In his influential essay “Toward a Definition of Folklore in Context” (1971) Ben-Amos promoted a new way of defining folklore based on its context. With its focus on context, Ben-Amos's work helped to usher in a new performance based perceptive in the field of folkloristics.

==Professional career==
Before beginning his Assistant Professorship in Anthropology at the University of California, Los Angeles, which he held from 1966 to 1967, Ben-Amos conducted folklore research in Nigeria on the oral tradition of the Edo people in Benin City and its rural surroundings. He arrived in Nigeria for the first time on January 15, 1966, the day of the first military coup.

In 1967, Ben-Amos began teaching at the University of Pennsylvania, Philadelphia, serving as an assistant professor for three years and associate professor for seven. He became professor of Folklore and Folklife in 1977, holding the title for 22 years. In 1999 he joined Penn's department of Asian and Middle Eastern Studies; after the split of the department into sub-specialties in 2004, he became professor of Near Eastern Languages and Civilizations. He also served as Chair of the Graduate Program in Folklore and Folklife.

Ben-Amos's scholarly interests included Jewish folklore, African folklore, humor, the history of folklore, and structural analysis.

Ben-Amos served on the executive board of the American Folklore Society from 1977 to 1980. He was an associate editor from 1981 to 1984 and book editor from 1988 to 1990 of the Journal of American Folklore. He also served as the general editor to the Indiana Press series Translations in Folklore studies and, from 1996, as the editor of the Raphael Patai Series in Jewish Folklore and Anthropology (Wayne State University Press).

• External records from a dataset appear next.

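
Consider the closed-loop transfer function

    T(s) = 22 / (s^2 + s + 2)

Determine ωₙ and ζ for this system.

Compare the denominator to the standard form s^2 + 2ζωₙs + ωₙ².
ωₙ² = 2, so ωₙ = √2 ≈ 1.414 rad/s.
2ζωₙ = 1, so ζ = 1/(2·√2) ≈ 0.3536.

ωₙ ≈ 1.414 rad/s, ζ ≈ 0.3536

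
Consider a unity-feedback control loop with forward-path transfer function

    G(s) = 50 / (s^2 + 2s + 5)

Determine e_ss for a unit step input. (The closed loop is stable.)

e_ss = 0.09091

G(s) has no poles at the origin.
This is a Type 0 system. Kp = lim_{s→0} G(s) = 50/5 = 10.
e_ss = 1/(1 + Kp) = 1/(1 + 10) = 1/11 ≈ 0.09091.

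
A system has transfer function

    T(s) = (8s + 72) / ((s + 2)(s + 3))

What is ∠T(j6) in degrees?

At s = j6: numerator = 72 + j48, denominator = -30 + j30.
∠T = ∠num − ∠den = 33.690° − (135°) = -101.3°.

∠T(j6) ≈ -101.3°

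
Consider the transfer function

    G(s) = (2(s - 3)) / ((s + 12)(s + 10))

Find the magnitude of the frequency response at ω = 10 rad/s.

Substitute s = j10: numerator = -6 + j20, denominator = 20 + j220.
|G(j10)| = |-6 + j20| / |20 + j220| = 20.881 / 220.91 ≈ 0.09452.

|G(j10)| ≈ 0.09452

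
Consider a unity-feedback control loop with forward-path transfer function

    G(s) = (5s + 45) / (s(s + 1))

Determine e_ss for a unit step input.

e_ss = 0

G(s) has one pole at the origin.
This is a Type 1 system; for a step input the steady-state error is zero.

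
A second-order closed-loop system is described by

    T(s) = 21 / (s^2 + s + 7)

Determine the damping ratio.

Compare the denominator to the standard form s^2 + 2ζωₙs + ωₙ².
ωₙ² = 7, so ωₙ = √7 ≈ 2.646 rad/s.
2ζωₙ = 1, so ζ = 1/(2·√7) ≈ 0.1890.
With ζ = 0.1890 the response is underdamped.

ζ ≈ 0.1890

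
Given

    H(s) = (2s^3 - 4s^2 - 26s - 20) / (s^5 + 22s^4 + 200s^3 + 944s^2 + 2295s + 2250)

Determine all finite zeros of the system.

s = -2, 5, -1

Set the numerator to zero: 2s^3 - 4s^2 - 26s - 20 = 0, i.e. 2·(s^3 - 2s^2 - 13s - 10) = 0.
Factoring: (s + 2)(s - 5)(s + 1) = 0.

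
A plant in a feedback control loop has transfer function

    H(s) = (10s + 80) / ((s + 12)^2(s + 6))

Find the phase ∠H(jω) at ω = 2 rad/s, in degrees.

At s = j2: numerator = 80 + j20, denominator = 744 + j568.
∠H = ∠num − ∠den = 14.036° − (37.360°) = -23.32°.

∠H(j2) ≈ -23.32°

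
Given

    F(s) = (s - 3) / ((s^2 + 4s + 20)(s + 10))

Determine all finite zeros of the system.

Set the numerator to zero: s - 3 = 0.
So s = 3.

s = 3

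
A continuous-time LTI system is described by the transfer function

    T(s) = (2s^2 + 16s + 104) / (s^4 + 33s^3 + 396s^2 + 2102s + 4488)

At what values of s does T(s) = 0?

Set the numerator to zero: 2s^2 + 16s + 104 = 0, i.e. 2·(s^2 + 8s + 52) = 0.
Factoring: (s^2 + 8s + 52) = 0.

s = -4 ± 6j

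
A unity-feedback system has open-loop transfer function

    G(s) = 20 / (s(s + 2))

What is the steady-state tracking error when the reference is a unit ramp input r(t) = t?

G(s) has one pole at the origin.
This is a Type 1 system. Kv = lim_{s→0} s·G(s) = 20/2 = 10.
e_ss = 1/Kv = 1/(10) = 1/10 ≈ 0.1000.

e_ss = 0.1000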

Dan Ben-Amos's articles appeared in translation in the following languages: Chinese, Estonian, Finnish, French, German, Hebrew, Italian, Lithuanian, Portuguese, Russian, Spanish, Thai, and Turkish.

==Death==
Ben-Amos died on March 26, 2023, at the age of 88.

==Awards==
2006 National Jewish Book Award, winner in the Sephardic Culture category for Folktales of the Jews. Volume 1: Tales from the Sephardic Dispersion

2006 National Jewish Book Award, finalist in the Scholarship category for Folktales of the Jews. Volume 1: Tales from the Sephardic Dispersion. Edited with Commentary (Dov Noy, Consulting Editor). Philadelphia: The Jewish Publication Society, 2006.

2014 American Folklore Society Lifetime Scholarly Achievement Award

==Fellowships==
1972–1973 American Council for Learned Societies

1975–1976 John Simon Guggenheim Fellowship

1980–1981 National Endowment for the Humanities

==Books==
- In Praise of the Baal Shem Tov, editor and translator, in collaboration with Jerome R. Mintz. Bloomington: Indiana University Press. 1970.
- Folklore: Performance and Communication, ed. in collaboration with Kenneth S. Goldstein. Approaches to Semiotics, 40. The Hague:Mouton Press. 1975.
- Sweet Words: Storytelling Events in Benin. Philadelphia: Institute for the Study of Human Issues, 1975.
- Folklore Genres, ed. American Folklore Society Bibliographical and Special Series, Volume 26, Texas: University of Texas Press, 1976. (Reprint of 1969a with an 'Introduction' and a "Selected Bibliography")
- Folklore in Context: Essays. New Delhi, Madras: South Asian Publishers. 1982.
- Cultural Memory and the Construction of Identity, ed. (With Liliane Weissberg), Detroit: Wayne State University Press. (1999).
- Folktales of the Jews. Volume 1: Tales from the Sephardic (2006). Volume II: 1970, In Praise of the Baal Shem Tov, editor and translator, in collaboration with Jerome R. Mintz. Bloomington: Indiana University Press. (Paperback edition, 1972. 2nd paperback edition, New York: Schocken, 1984; 3rd edition Northvale, New Jersey: Jason Aronson, Jewish Book Club, Main Selection, January 1994).
- The Diary, The Epic of Everyday Life, with Batsheva Ben-Amos. Bloomington: Indiana University Press (2020).

==Relevant literature==
- Juweng Zhang. "Dan Ben Amos (1934-2023)". Western Folklore 83.1:111-134.